Landmarks has enlisted their engineering consultant Donald Friedman, who was present at the site visit, to further analyze the issue. Landmarks is also engaging an outside expert, and will hold another public meeting after Labor Day for both experts to present their findings. No additional action will be taken until after this meeting.

By: Cassidy Strong (Cassidy is a CityLaw intern and a New York Law School student, Class of 2024.)

LPC: West Park Presbyterian Church, 165 West 86th Street, Manhattan (LP- 22-09135) (July 19, 2022)



3 thoughts on “West Park Presbyterian Church Responds to Public Testimony

  1. I enjoy City Land’s work; however, why not share multiple voices rather than simply excerpts that advance the developer’s agenda?

    • Hello,

      Thank you for your comment. The purpose of this article was to cover the July 19th public meeting, which was an opportunity for the applicant to respond to comments given at the previous June 14th public hearing and answer further questions from LPC following the commission’s visit to the site. As this was a public meeting and not a public hearing, public testimony was not offered on July 19th. Our prior coverage from June 14th, which is linked in this article, discusses the contents of the application and testimony from both supporters and opponents of the application. We always welcome additional comments and public perspective and are open to guest commentary submissions.


      Veronica Rose

  2. Landmarks is a scam designed to give controlling interests to NIMBYs.

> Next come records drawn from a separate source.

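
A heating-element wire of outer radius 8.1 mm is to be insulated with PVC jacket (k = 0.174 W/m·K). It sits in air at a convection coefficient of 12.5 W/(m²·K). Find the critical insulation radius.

For a cylinder r_cr = k/h = 0.174/12.5
r_cr = 13.9 mm; since the bare radius (8.1 mm) is below r_cr, adding a thin layer of insulation will *increase* heat loss.

r_cr ≈ 13.9 mm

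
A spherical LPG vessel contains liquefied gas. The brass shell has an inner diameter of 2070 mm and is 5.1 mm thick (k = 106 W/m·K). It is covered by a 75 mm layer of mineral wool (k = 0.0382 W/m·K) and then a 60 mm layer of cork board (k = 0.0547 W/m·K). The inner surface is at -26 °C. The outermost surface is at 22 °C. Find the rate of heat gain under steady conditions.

For a spherical shell R = (1/r₁ − 1/r₂)/(4πk); film R = 1/(h·4πr²). In series:
R_brass shell = (1/1.035 − 1/1.0401)/(4π×106) = 3.557×10^-6 K/W
R_mineral wool = (1/1.0401 − 1/1.1151)/(4π×0.0382) = 0.1347 K/W
R_cork board = (1/1.1151 − 1/1.1751)/(4π×0.0547) = 0.06661 K/W
R_total = 0.2013 K/W
Q = ΔT/R_total = 48/0.2013

Q ≈ 238 W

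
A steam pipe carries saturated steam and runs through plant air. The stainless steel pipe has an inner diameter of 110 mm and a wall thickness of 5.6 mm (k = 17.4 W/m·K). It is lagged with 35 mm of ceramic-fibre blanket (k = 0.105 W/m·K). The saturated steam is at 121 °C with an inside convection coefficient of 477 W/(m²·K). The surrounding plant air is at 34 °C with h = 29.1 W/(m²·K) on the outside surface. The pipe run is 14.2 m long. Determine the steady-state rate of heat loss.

Per-layer cylindrical resistances, series-summed:
R_inner film = 1/(h_i·2πr₁L) = 1/(477×2π×0.055×14.2) = 4.272×10^-4 K/W
R_stainless steel pipe wall = ln(60.6/55)/(2π×17.4×14.2) = 6.246×10^-5 K/W
R_ceramic-fibre blanket = ln(95.6/60.6)/(2π×0.105×14.2) = 0.04866 K/W
R_outer film = 1/(h_o·2πr_oL) = 1/(29.1×2π×0.0956×14.2) = 0.004029 K/W
R_total = 0.05318 K/W
Q = ΔT/R_total = 87/0.05318

Q ≈ 1640 W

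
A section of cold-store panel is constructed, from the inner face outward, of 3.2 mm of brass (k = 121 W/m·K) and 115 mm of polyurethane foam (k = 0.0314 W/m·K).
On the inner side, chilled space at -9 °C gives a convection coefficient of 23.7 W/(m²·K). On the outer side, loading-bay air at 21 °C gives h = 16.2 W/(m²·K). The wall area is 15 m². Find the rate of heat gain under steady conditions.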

    Everyone agrees we are in a “housing crisis” in which the growth of demand has far out paced that of supply. Thus, the only way to solve it is to build more housing, and LPC does nothing that put the brakes on that process and perpetuates the problem.

    Should there be an architectural design review process, sure, but simply saying a building has worth because it is old is a defeatist attitude from the get go.

    At the end of the day this is private property. If there is so much support for preservation, let the preservationists put their money where their mouths are and buy the property, pay the taxes, and the ridiculous amount of money that is required to maintain these old buildings.